Chi discute Higuain è un pazzo – afferma Petrachi -. In questo momento ha perso un po' di autostima e sicuraqui damente potrebbe far comodo alla Roma, qualora Dzeko andasse via. Qualora si dovesse aprire qualcosa con la Juventus, lui deve essere il primo a crederci. Per ritrovarsi questa piazza è sicuramente un'ottima occasione per Gonzalo. Qui potrebbe seguire le orme di Batistuta, qui ha lasciato un segno indelebile nella Roma.

Altro nome caldo di queste settimane, Barella del Cagliari. Lui s'è promosso sposo da tempo all'Inter mentre le parole degli ultimi giorni del presidente, Giulini, sembravano aver spostato l'ago della bilancia dalla parte dei giallorossi. A chiarire la situazione e soprattutto a spiegare quante possibilità ci sono che effettivamente si diriga verso la Capitale piuttosto che a Milano è lo stesso diesse.

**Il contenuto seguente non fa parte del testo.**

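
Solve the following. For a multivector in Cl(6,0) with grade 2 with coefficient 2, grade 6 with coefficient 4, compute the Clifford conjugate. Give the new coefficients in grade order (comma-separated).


Clifford conjugate sign for grade k: (-1)^(k(k+1)/2)
Grade 2: (-1)^(2*3/2) = (-1)^3 = -1, coeff 2 -> -2
Grade 6: (-1)^(6*7/2) = (-1)^21 = -1, coeff 4 -> -4
Conjugated coefficients: -2, -4


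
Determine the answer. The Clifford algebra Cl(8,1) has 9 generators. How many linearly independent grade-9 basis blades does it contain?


Number of grade-k basis blades in Cl(p,q) with n = p + q is C(n, k).
n = 8 + 1 = 9
C(9, 9) = 9! / (9! * 0!)
= 362880 / (362880 * 1)
= 1


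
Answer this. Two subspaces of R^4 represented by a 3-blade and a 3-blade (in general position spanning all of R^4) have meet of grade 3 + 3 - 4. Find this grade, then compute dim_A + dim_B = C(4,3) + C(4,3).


Meet grade = grade(A) + grade(B) - n
= 3 + 3 - 4 = 2
C(4,3) = 4
C(4,3) = 4
dim_A + dim_B = 4 + 4 = 8


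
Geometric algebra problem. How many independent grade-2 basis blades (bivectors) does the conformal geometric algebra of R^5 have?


The conformal model of R^5 uses Cl(6,1) with m = 5 + 2 = 7 generators.
Number of grade-2 blades = C(m, 2) = C(7, 2)
= 7*6/2 = 21


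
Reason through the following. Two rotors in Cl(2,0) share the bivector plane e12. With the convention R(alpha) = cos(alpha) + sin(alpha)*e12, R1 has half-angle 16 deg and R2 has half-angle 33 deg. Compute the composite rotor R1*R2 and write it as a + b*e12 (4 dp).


Same-plane rotors commute and their half-angles add:
R1*R2 = cos(a1 + a2) + sin(a1 + a2)*e12.
a1 + a2 = 16 + 33 = 49 deg
cos(49 deg) = 0.6561
sin(49 deg) = 0.7547
R1*R2 = 0.6561 + 0.7547*e12


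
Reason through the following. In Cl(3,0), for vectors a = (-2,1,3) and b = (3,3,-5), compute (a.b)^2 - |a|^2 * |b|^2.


a . b = (-2)*3 + 1*3 + 3*(-5)
= -6 + 3 + (-15) = -18
|a|^2 = (-2)^2 + 1^2 + 3^2 = 14
|b|^2 = 3^2 + 3^2 + (-5)^2 = 43
(a.b)^2 = (-18)^2 = 324
|a|^2 * |b|^2 = 14 * 43 = 602
Result = 324 - 602 = -278


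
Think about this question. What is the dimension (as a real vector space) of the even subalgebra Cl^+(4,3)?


Even subalgebra dimension = 2^(n-1)
n = 4 + 3 = 7
2^(7 - 1) = 2^6 = 64
Verification: sum of C(7,k) for even k = 1 + 21 + 35 + 7 = 64
Result = 64


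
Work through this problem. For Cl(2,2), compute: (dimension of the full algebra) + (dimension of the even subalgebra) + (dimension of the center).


n = 2 + 2 = 4
Total dim = 2^4 = 16
Even subalgebra dim = 2^3 = 8
n is even, so center dim = 1
Sum = 16 + 8 + 1 = 25


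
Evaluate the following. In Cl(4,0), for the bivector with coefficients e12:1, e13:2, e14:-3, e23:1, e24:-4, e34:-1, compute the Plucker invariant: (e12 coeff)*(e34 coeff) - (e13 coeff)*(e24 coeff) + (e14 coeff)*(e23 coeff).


Plucker relation: af - be + cd
a*f = 1*(-1) = -1
b*e = 2*(-4) = -8
c*d = (-3)*1 = -3
af - be + cd = -1 - (-8) + (-3)
= 4


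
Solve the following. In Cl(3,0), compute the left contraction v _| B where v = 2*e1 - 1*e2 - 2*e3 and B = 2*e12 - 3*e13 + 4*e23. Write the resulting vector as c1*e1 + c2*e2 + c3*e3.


Left contraction v _| B = <vB>_1 (grade-1 part of the geometric product vB).
Using e1_|e12 = e2, e2_|e12 = -e1, e1_|e13 = e3, e3_|e13 = -e1, e2_|e23 = e3, e3_|e23 = -e2:
e1 coeff: -v2*b12 - v3*b13 = -(-1)*(2) - (-2)*(-3) = -4
e2 coeff: v1*b12 - v3*b23 = (2)*(2) - (-2)*(4) = 12
e3 coeff: v1*b13 + v2*b23 = (2)*(-3) + (-1)*(4) = -10
v _| B = -4*e1 + 12*e2 - 10*e3


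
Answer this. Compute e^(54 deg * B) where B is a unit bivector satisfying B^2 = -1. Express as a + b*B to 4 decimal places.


For a unit bivector B with B^2 = -1, the exponential series gives
e^(theta*B) = cos(theta) + sin(theta)*B (the GA analogue of Euler's formula).
theta = 54 degrees = 0.942478 rad
cos(54 deg) = 0.5878
sin(54 deg) = 0.8090
exp(theta*B) = 0.5878 + 0.8090*B


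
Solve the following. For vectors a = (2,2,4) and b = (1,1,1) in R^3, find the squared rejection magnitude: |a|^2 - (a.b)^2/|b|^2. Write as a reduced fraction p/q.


|a|^2 = 2^2 + 2^2 + 4^2 = 24
|b|^2 = 1^2 + 1^2 + 1^2 = 3
a . b = 2*1 + 2*1 + 4*1 = 8
(a.b)^2 = 8^2 = 64
|rej|^2 = 24 - 64/3
= (72 - 64)/3
= 8/3
In lowest terms: 8/3


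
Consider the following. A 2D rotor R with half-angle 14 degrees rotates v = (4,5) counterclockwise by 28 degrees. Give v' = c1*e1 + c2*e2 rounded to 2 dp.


Rotor R = cos(14deg) - sin(14deg)*e12
Rotation angle theta = 2 * 14 = 28 degrees
v' = R*v*~R rotates v by theta.
cos(28deg) = 0.8829, sin(28deg) = 0.4695
v'_1 = 4*cos(28deg) - 5*sin(28deg)
= 4*0.8829 - 5*0.4695
= 1.18
v'_2 = 4*sin(28deg) + 5*cos(28deg)
= 4*0.4695 + 5*0.8829
= 6.29
v' = 1.18*e1 + 6.29*e2


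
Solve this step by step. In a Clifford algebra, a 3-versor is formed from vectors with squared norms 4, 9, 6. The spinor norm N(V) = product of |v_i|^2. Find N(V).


Spinor norm N(V) = |v1|^2 * |v2|^2 * ... * |v3|^2
= 4 * 9 * 6
Running product: 4, 36, 216
N(V) = 216


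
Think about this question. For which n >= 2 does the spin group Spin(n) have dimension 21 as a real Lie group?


dim Spin(n) = dim so(n) = n(n-1)/2.
Solve n(n-1)/2 = 21, i.e. n^2 - n - 42 = 0.
Discriminant = 1 + 8*21 = 169
n = (1 + sqrt(169))/2 = (1 + 13)/2 = 7


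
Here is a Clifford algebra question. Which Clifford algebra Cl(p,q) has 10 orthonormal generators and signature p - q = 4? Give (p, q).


We need p + q = 10 and p - q = 4.
Adding: 2p = 10 + 4 = 14, so p = 7.
Then q = 10 - 7 = 3.
(p, q) = (7, 3)


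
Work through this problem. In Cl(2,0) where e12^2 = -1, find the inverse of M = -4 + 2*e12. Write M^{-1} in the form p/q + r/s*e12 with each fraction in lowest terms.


M = -4 + 2*e12, where e12^2 = -1.
Since M commutes with its reverse ~M = a - b*e12, M * ~M = a^2 - b^2*e12^2 = a^2 + b^2.
So M^{-1} = ~M / (a^2 + b^2) = (a - b*e12)/(a^2 + b^2).
a^2 + b^2 = 16 + 4 = 20
Scalar part = -4/20 = -1/5
Bivector coeff = -2/20 = -1/10
M^{-1} = -1/5 - 1/10*e12


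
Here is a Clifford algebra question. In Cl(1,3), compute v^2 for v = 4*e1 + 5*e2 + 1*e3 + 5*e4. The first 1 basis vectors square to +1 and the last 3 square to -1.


v^2 = sum of c_i^2 * e_i^2
Positive signature terms (e_i^2 = +1): 4^2 = 16
Negative signature terms (e_j^2 = -1): 5^2 + 1^2 + 5^2 = 51
v^2 = 16 - 51 = -35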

Barella è un capitolo chiuso. Il procuratore aveva già incontrato la Roma prima che arrivassi io ed avevano raggiunto un accordo e lui era contento. Poi dopo l'addio di Monchi si è perso un po' di tempo. Si è inserita l'Inter, che ha fatto la proposta al Cagliari, poi Conte ha chiamato il giocatore e l'ha motivato. Il ragazzo ha ambizione di giocare la Champions. Il Cagliari vorrebbe darlo alla Roma, ma il giocatore ha scelto l'Inter.

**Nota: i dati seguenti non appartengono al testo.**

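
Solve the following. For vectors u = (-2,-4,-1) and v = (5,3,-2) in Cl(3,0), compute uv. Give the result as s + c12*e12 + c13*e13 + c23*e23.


In Cl(3,0): e_i^2 = 1, e_ie_j = -e_je_i for i != j.
Scalar part = u . v = (-2)*5 + (-4)*3 + (-1)*(-2)
= -10 + (-12) + 2 = -20
e12 coeff = (-2)*3 - (-4)*5 = -6 - (-20) = 14
e13 coeff = (-2)*(-2) - (-1)*5 = 4 - (-5) = 9
e23 coeff = (-4)*(-2) - (-1)*3 = 8 - (-3) = 11
uv = -20 + 14*e12 + 9*e13 + 11*e23


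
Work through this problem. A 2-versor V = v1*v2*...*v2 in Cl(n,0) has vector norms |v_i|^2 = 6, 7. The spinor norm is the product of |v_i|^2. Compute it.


Spinor norm N(V) = |v1|^2 * |v2|^2 * ... * |v2|^2
= 6 * 7
Running product: 6, 42
N(V) = 42


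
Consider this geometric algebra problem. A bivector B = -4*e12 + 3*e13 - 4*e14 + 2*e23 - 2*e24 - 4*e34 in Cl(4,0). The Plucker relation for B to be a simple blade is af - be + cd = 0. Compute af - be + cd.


Plucker relation: af - be + cd
a*f = (-4)*(-4) = 16
b*e = 3*(-2) = -6
c*d = (-4)*2 = -8
af - be + cd = 16 - (-6) + (-8)
= 14


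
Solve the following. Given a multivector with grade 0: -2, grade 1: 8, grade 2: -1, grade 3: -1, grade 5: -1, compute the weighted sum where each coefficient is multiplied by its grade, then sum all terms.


Grade-weighted sum = sum of grade_k * coefficient_k
0*(-2) = 0
1*8 = 8
2*(-1) = -2
3*(-1) = -3
5*(-1) = -5
Total = 0 + 8 + (-2) + (-3) + (-5) = -2


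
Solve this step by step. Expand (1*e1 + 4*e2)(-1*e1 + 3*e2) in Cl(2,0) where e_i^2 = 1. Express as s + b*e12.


Expand: (1*e1 + 4*e2)(-1*e1 + 3*e2)
= 1*(-1)*e1e1 + 1*3*e1e2 + 4*(-1)*e2e1 + 4*3*e2e2
Using e1^2 = e2^2 = 1, e2e1 = -e1e2:
Scalar part s = 1*(-1) + 4*3 = -1 + 12 = 11
Bivector part b = 1*3 - 4*(-1) = 3 - (-4) = 7
uv = 11 + 7*e12


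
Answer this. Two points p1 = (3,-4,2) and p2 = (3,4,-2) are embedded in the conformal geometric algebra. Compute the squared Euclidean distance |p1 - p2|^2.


p1 - p2 = (0, -8, 4)
|p1 - p2|^2 = 0^2 + (-8)^2 + 4^2
= 0 + 64 + 16
= 80


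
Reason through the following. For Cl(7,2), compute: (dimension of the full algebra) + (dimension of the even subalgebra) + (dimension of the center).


n = 7 + 2 = 9
Total dim = 2^9 = 512
Even subalgebra dim = 2^8 = 256
n is odd, so center dim = 2
Sum = 512 + 256 + 2 = 770


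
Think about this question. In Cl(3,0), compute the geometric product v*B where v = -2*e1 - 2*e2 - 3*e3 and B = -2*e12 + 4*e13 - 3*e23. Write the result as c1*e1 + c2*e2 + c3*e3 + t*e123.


vB has grade-1 (vector) and grade-3 (trivector) parts: vB = (v _| B) + (v ^ B).
Vector part <vB>_1:
  e1: -v2*b12 - v3*b13 = -(-2)*(-2) - (-3)*(4) = 8
  e2: v1*b12 - v3*b23 = (-2)*(-2) - (-3)*(-3) = -5
  e3: v1*b13 + v2*b23 = (-2)*(4) + (-2)*(-3) = -2
Trivector part <vB>_3:
  e123: v1*b23 - v2*b13 + v3*b12 = (-2)*(-3) - (-2)*(4) + (-3)*(-2) = 20
vB = 8*e1 - 5*e2 - 2*e3 + 20*e123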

Ultima riflessione dedicata al nuovo tecnico, Paulo Fonseca, arrivato di recente a Roma. Toccherà a lui raccogliere avviare la rifondazione della squadra che ripartirà dall'Europa League e dalla quinta posizione dell'anno scorso.

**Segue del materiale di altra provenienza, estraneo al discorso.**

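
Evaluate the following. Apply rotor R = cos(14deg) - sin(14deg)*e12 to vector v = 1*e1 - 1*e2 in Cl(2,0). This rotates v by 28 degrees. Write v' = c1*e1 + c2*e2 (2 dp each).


Rotor R = cos(14deg) - sin(14deg)*e12
Rotation angle theta = 2 * 14 = 28 degrees
v' = R*v*~R rotates v by theta.
cos(28deg) = 0.8829, sin(28deg) = 0.4695
v'_1 = 1*cos(28deg) - (-1)*sin(28deg)
= 1*0.8829 - (-1)*0.4695
= 1.35
v'_2 = 1*sin(28deg) + (-1)*cos(28deg)
= 1*0.4695 + (-1)*0.8829
= -0.41
v' = 1.35*e1 - 0.41*e2


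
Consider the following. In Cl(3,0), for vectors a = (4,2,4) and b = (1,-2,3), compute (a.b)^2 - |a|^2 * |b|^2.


a . b = 4*1 + 2*(-2) + 4*3
= 4 + (-4) + 12 = 12
|a|^2 = 4^2 + 2^2 + 4^2 = 36
|b|^2 = 1^2 + (-2)^2 + 3^2 = 14
(a.b)^2 = 12^2 = 144
|a|^2 * |b|^2 = 36 * 14 = 504
Result = 144 - 504 = -360


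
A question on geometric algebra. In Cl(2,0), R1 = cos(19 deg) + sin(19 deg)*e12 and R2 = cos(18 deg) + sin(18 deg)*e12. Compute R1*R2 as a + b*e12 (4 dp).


Same-plane rotors commute and their half-angles add:
R1*R2 = cos(a1 + a2) + sin(a1 + a2)*e12.
a1 + a2 = 19 + 18 = 37 deg
cos(37 deg) = 0.7986
sin(37 deg) = 0.6018
R1*R2 = 0.7986 + 0.6018*e12


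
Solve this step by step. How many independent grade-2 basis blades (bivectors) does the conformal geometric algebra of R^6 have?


The conformal model of R^6 uses Cl(7,1) with m = 6 + 2 = 8 generators.
Number of grade-2 blades = C(m, 2) = C(8, 2)
= 8*7/2 = 28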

L'ho seguito negli ultimi anni perché c'era un giocatore dello Shakhtar che volevo portare a Torino – ha aggiunto Petrachi -. Vedendo lui, ho visto giocare lo Shakhtar, una squadra corta, aggressiva, recupero di palla immediato. Una mentalità che adoro e amo. Ci vorrà tempo, non sarà facile, però sono molto ottimista.